Wednesday, May 6, 2009

On The Road Again


After meeting Grey Wolf in September of 1991, we began a correspondence and learned more about each other. I sent him the stories I had been told and described my meditations and meetings with the old woman at her campfire. In return, Grey Wolf shared many stories, poems and song-lyrics with me. My songwriting partner and I put music to one of the sets of lyrics and recorded "The Lone Wolf's Last Call," as a gift to him. It still brings a smile, remembering his delight when the tape arrived.

We would talk on the phone for ages, like friends who had known each other forever. I will never forget his reply when I formally asked him to be my teacher.

"You ask me to be your teacher...wauggghhhh! Walk beside me and be my friend...perhaps we will teach each other something." I can still see how his frail body would shake with those silent chuckles.

He also began to join-in on the Monday meditations and his presence was felt in our circle, three thousand miles away. It was during one of these sessions, the following Spring, that I began to get a vision of a gathering of people. I saw Grey Wolf and, standing next to him, a woman with the headdress of a butterfly. I wasn't quite sure what it all meant.

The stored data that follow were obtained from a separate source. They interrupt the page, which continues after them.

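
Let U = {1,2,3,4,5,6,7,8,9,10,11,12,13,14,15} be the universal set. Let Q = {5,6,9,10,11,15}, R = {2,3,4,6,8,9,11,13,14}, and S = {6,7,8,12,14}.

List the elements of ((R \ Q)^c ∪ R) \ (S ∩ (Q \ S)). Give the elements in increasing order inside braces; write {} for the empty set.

{1,2,3,4,5,6,7,8,9,10,11,12,13,14,15}

R \ Q = {2,3,4,8,13,14}
(R \ Q)^c = {1,5,6,7,9,10,11,12,15}
(R \ Q)^c ∪ R = {1,2,3,4,5,6,7,8,9,10,11,12,13,14,15}
Q \ S = {5,9,10,11,15}
S ∩ (Q \ S) = {}
((R \ Q)^c ∪ R) \ (S ∩ (Q \ S)) = {1,2,3,4,5,6,7,8,9,10,11,12,13,14,15}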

Now, whenever we meditated, we would take the phone off the hook so as not to be disturbed. When we were finished, my friend Dale replaced the phone into its cradle. Immediately it rang. Dale called me over and handed me the receiver, my husband on the other end of the line. He told me the mail had come and there was something for me but he didn't know who it came from. I asked him to open the letter and tell me what was in it.

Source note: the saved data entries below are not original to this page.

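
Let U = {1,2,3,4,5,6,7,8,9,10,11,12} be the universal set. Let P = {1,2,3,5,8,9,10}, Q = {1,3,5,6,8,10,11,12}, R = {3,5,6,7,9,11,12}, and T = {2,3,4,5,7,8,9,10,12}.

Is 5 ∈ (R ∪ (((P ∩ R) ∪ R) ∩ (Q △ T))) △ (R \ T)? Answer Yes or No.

5 ∈ P and 5 ∈ R, so 5 ∈ P ∩ R
5 ∈ (P ∩ R) and 5 ∈ R, so 5 ∈ (P ∩ R) ∪ R
5 ∈ Q and 5 ∈ T, so 5 ∉ Q △ T
5 ∈ ((P ∩ R) ∪ R) and 5 ∉ (Q △ T), so 5 ∉ ((P ∩ R) ∪ R) ∩ (Q △ T)
5 ∈ R and 5 ∉ (((P ∩ R) ∪ R) ∩ (Q △ T)), so 5 ∈ R ∪ (((P ∩ R) ∪ R) ∩ (Q △ T))
5 ∈ R and 5 ∈ T, so 5 ∉ R \ T
5 ∈ (R ∪ (((P ∩ R) ∪ R) ∩ (Q △ T))) and 5 ∉ (R \ T), so 5 ∈ (R ∪ (((P ∩ R) ∪ R) ∩ (Q △ T))) △ (R \ T)

Yes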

It was an invitation to a Wolf Clan Gathering in Spokane that coming July. My husband read to me, "The Elders invited to this gathering are Grey Wolf...and Grandmother Butterfly."

Yes, I was going to this gathering.

On the last day of June (a beautiful afternoon) I flew into SeaTac, rented a van to be both vehicle and accommodation, then headed across Highway 2 for Spokane. I wanted the more scenic route and had plenty of time for stopping by rivers and writing in my journal. I love to travel with only pen and paper as company. Sitting by the Snohomish, a Monarch butterfly came and landed on my knee. To come from New York City and be surrounded by all this beauty and peace was such tonic. For full-bodied flavour, I carried the love for my best friend who had journeyed-on, the November before. I cried while driving through a high desert rainstorm and laughed with delight at the following thick, stubby rainbow.

In the wee hours I relaxed my driving muscles at a rest stop, under a blanket of stars. It was time to recheck the map I had been sent...but couldn't find it, no matter how hard I looked. No point in panic; set my inner compass for Grey Wolf and got back on the road.

By sunrise my van pulled into the driveway of a country house, the paddock beyond a pond was filled with tents and two beautiful big tepees. Over to the right was a barn and an enclosure for a young female cougar. As the morning mist lifted I saw the rise beyond and quietly walked to the top of the ridge to watch the camp wake-up, sitting amongst a cloud of bluebells in the sweet-smelling dawn.

2 comments:

Stephanie Frieze said...

Thank you for bringing us on the road of your memory, Lorraine.

Lorraine Hart said...

There's so much to tell, Stephanie, but I'm hoping I can fill in the whole story as we go along.